Kenya, il testimone del rapimento di Silvia: “Volevano un riscatto lampo”

È passata ormai una settimana da quando Silvia Romano, la giovane volontaria italiana, è stata sequestrata in Kenya. I rapitori «volevano un riscatto lampo, ma lei non aveva né soldi né il telefono. Qualcuno di loro avrebbe voluto lasciarla libera, ma gli altri si sono rifiutati», racconta all’ANSA James, un ragazzo nigeriano che studia grazie alla onlus per cui lavora Silvia e che è stato testimone del rapimento. «Abbiamo inseguito quegli uomini, ma loro ci hanno sparato. Silvia piangeva disperata – aggiunge James -. Urlava ‘aiutatemi‘ mentre veniva trascinata via dagli uomini armati. Erano almeno in 4, li abbiamo seguiti ma hanno iniziato a sparare per tenerci lontano. Noi avevamo solo i coltelli».

Nelle ultime ore sono arrivate intanto notizie che riaccendono la speranza. «Ci stiamo avvicinando – ha dichiarato il comandante regionale Noah Mwivanda – Tutto indica che abbiamo quasi raggiunto i rapinatori». Ha ribadito inoltre che ci sono forti probabilità di ritrovare la ragazza ancora viva. Gli stessi criminali hanno lasciato dietro di loro delle tracce e proprio su di esse di basano le ricerche.

L’ultima cronologicamente riguarda le treccine bionde gettate nella foresta di Garse che sono state riconosciute dalla stessa parrucchiera del villaggio di Chakama. A trovarle è stato Jackson Maugone Kalune, un cacciatore di frodo in aiuto alle forze dell’ordine. Non sappiamo se sia stata proprio Silvia a lasciarle per far trovare una traccia o se si tratti di una svista del rapitori, in ogni caso è un indizio importante.

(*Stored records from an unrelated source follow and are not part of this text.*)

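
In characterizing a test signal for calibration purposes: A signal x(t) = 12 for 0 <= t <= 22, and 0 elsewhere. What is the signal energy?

Energy = integral of |x(t)|^2 dt over the signal duration
= 12^2 * 22 = 144 * 22 = 3168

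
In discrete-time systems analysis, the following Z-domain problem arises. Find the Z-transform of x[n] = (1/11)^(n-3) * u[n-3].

Time-shifting property: if X(z) = Z{x[n]}, then Z{x[n-d]} = z^(-d) * X(z)
X(z) = z/(z - 1/11) for x[n] = (1/11)^n * u[n]
Z{x[n-3]} = z^(-3) * z/(z - 1/11) = z^(-2)/(z - 1/11)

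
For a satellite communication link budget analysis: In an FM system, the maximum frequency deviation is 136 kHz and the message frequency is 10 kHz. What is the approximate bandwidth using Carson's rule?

Carson's rule: BW = 2*(delta_f + f_m)
= 2*(136 + 10) kHz = 292 kHz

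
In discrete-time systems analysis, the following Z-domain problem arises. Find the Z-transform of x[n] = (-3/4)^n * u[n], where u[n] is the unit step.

The Z-transform of a^n * u[n] is z/(z-a) for |z| > |a|.
Here a = -3/4, so X(z) = z/(z - (-3/4)) = 4z/(4z + 3)
ROC: |z| > 3/4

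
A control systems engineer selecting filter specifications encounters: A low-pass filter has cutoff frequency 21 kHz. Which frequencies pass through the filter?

A low-pass filter passes all frequencies below the cutoff frequency 21 kHz and attenuates higher frequencies.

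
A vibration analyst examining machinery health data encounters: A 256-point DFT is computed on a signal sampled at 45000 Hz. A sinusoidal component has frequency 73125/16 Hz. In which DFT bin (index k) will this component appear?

DFT frequency resolution = f_s/N = 45000/256 = 5625/32 Hz
Bin index k = f_signal / resolution = 73125/16 / 5625/32 = 26
The signal frequency 73125/16 Hz falls in DFT bin k = 26.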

E non si tratta dell’unica pista, sono molti gli errori commessi: le moto usate per il sequestro non sono state distrutte, nel bosco sono stati ritrovati resti di cibo e due di loro, Ibrahim Adan Omar e Said Adan Abdi, sono stati intercettati telefonicamente mentre parlavano rispettivamente con il fratello e la moglie. Quest’ultima è stata fermata insieme al suocero nel tentativo di avere maggiore informazioni.

Questo fa pensare che non si tratti di professionisti ma di una banda improvvisata, che probabilmente ha trovato collaborazione in alcuni residenti del villaggio in cambio di rifugio, cibo e acqua.

In base alle ricostruzione del percorso la polizia ha capito lo spostamento della ragazza e che i criminali erano diretti verso la Somalia ma tutte le strade possibili sono state bloccate in tempo. Adesso la polizia, grazie anche all’aiuto dei droni, si sta impegnando giorno e notte per capire la posizione esatta.